La fabrication de nos collections commence toujours par une conversation. Elle peut se faire avec un tisserand, un teinturier, ou parfois simplement avec un souvenir, une couleur vue dans un jardin, un fragment d’un textile ancien, une forme évoquée dans l’enfance. Nous ne commençons jamais en pensant au produit final. Le processus est guidé par la toile. Nous passons des mois à travailler de près avec des artisans pour développer la fibre, expérimentant avec des structures de tissage, des fils, des teintures et des textures. Chaque tissu a son propre parcours avant d’arriver à la table de découpe.

Les pièces sont produites dans différentes régions de l’Inde, chacune apportant quelque chose de différent. Nos textiles sont tissés par des artisans dans des endroits comme le Bengale occidental, le Gujarat (Bhujodi), le Madhya Pradesh, Kullu, Telangana et Cachemire. Le tissage se fait toujours dans les foyers des artisans ou dans de petits ateliers communautaires. Ce ne sont pas des environnements industriels, mais des espaces traditionnels, souvent familiaux, où le savoir se transmet avec calme de génération en génération.

Une fois que le tissu est prêt, il voyage dans notre atelier à Jaipur. Là, nous coupons, finissons et assemblons les pièces. Notre atelier est un espace calme, lumineux, plus proche d’un studio que d’une unité de production, où les tailleurs et les finisseurs travaillent lentement et avec soin. Nous collaborons aussi avec des femmes brodeuses. Ce qui unit tout cela, c’est la lenteur et le respect, pour les personnes, les processus et le matériau. Il n’y a pas de machines produisant des centaines de pièces en un jour. Juste des métiers à tisser, des mains, des aiguilles et du temps. Chaque pièce a passé par de nombreuses mains, laissant sa trace. C’est cela qui la rend unique.

 

 

Injiri Flowers - Offrandes tissées, la corde sacrée d’Injiri - Pearls Magazine

 

L’Inde est reconnue pour son esprit et sa conscience environnementale. Comment appliquez-vous ces valeurs dans votre marque ?

 

 

En Inde, la conscience environnementale n’est pas nouvelle ; elle a toujours existé en silence dans la façon dont les gens vivent, utilisent les ressources et fabriquent. Chez Injiri, nous essayons de rester proches de cette façon de penser. Pour nous, la durabilité n’est pas une initiative séparée ou une liste de points à vérifier, mais simplement intégrée dans notre façon de travailler, jour après jour. Il s’agit d’être réfléchis à chaque étape et de choisir de faire moins, mais avec plus de soin.
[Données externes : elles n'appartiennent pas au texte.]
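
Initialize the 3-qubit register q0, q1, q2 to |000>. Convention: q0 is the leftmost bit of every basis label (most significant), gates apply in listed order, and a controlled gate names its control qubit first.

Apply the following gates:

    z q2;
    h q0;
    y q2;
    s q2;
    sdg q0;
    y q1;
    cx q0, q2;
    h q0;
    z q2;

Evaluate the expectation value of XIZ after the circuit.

The expectation value of XIZ is -1.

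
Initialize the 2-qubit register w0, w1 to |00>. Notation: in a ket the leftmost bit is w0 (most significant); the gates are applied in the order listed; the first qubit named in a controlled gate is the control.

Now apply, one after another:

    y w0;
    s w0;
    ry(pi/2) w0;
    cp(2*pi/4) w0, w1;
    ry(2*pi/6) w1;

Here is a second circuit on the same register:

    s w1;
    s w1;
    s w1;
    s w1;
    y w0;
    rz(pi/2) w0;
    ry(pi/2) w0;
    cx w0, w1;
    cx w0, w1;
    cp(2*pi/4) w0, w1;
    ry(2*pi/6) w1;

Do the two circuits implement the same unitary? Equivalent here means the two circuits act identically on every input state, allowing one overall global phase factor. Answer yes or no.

Yes: on every input state the two circuits agree up to one overall phase factor.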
Nous produisons en petites séries, jamais en excès. Nos collections ne tournent pas autour des tendances ou des saisons à rotation rapide. Nous avançons lentement et ne lançons des pièces que lorsqu’elles sont vraiment prêtes. Cela nous aide à éviter la surproduction et à laisser de l’espace pour que chaque pièce soit réalisée avec attention.

Les chutes et restes de tissu ne sont jamais jetés. Même les petites quantités excédentaires sont conservées et réutilisées, parfois comme doublures, boutons recouverts ou ornements cousus à la main, souvent comme matière première pour des œuvres textiles artistiques.
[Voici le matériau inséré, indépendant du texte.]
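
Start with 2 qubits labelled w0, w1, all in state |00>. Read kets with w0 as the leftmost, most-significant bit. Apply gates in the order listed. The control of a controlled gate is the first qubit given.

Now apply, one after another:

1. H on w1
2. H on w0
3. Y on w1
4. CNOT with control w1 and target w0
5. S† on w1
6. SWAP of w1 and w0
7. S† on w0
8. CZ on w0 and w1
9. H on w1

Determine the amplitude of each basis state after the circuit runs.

The final amplitudes are -sqrt(2)*I/2 on |00>, 0 on |01>, 0 on |10>, -sqrt(2)*I/2 on |11>.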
Nous évitons aussi consciemment les matériaux synthétiques et plastiques. La majorité de nos emballages est en museline de coton ou en papier recyclé. C’est simple, fonctionnel et conçu pour être réutilisé ou composté. Rien n’est sur-emballé ni produit en excès.
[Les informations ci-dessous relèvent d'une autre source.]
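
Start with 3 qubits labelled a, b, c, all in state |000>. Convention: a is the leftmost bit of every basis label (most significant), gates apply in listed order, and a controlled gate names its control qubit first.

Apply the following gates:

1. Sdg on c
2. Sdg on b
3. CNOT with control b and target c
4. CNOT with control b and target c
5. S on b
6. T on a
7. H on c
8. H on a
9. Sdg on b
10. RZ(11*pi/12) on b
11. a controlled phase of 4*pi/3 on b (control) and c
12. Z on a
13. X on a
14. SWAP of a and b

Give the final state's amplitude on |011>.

The final state's coefficient on |011> equals -exp(13*I*pi/24)/2. Key observation: steps 2-5 multiply out to the identity, so the circuit reduces to the remaining gates.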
Peut-être l’aspect le plus important est que nous concevons en dialogue étroit avec le lieu et le matériau. Nous ne croyons pas à imposer une idée à un tissu ou à une région. Au contraire, nous écoutons, laissant le métier, l’artisan, le climat et le rythme local guider le résultat. Cette façon de travailler est plus lente, mais plus honnête. Elle respecte l’environnement non seulement comme ressource, mais comme un système vivant auquel nous appartenons. Voilà la valeur que nous cherchons à transmettre dans tout ce que nous faisons.

 

 

Injiri Road - Offrandes tissées, la corde sacrée d’Injiri - Pearls Magazine

 

Quelle est votre vision de l’industrie de la mode aujourd’hui ?

 

Je pense que l’industrie de la mode est actuellement à un carrefour. D’un côté, elle avance plus vite que jamais, poursuivant les tendances, produisant à grande échelle et opérant rapidement. De l’autre, la conscience que quelque chose doit changer s’accroît. Si nous voulons vraiment transformer la mode, la première étape est de réintroduire le temps dans le processus. Il faut que les vêtements soient faits à un rythme humain, non pas selon les algorithmes ou les machines, mais selon celui des personnes, des saisons et des matériaux.

Il faut du temps pour cultiver le coton. Du temps pour filer, tisser à la main, teindre naturellement, broder à la main et coudre avec soin. Quand on accélère ce processus, on perd non seulement en qualité, mais aussi en sens. On oublie que les vêtements ont une vie avant d’arriver dans un rayon.

La deuxième étape, je pense, consiste à redéfinir ce qu’est vraiment la mode. Pas seulement en termes d’apparence, mais en termes de ressenti, de fonctionnement et de contenu. Un vêtement peut porter la mémoire. Il peut porter la dignité des mains qui l’ont fabriqué. Et cela a de l’importance. Lorsqu’un tisserand passe des jours à travailler sur un seul morceau de tissu, il mérite du respect, et le tissu lui-même, doit être traité avec soin. Cela signifie le couper avec réflexion, le finir correctement et créer quelque chose qui dure.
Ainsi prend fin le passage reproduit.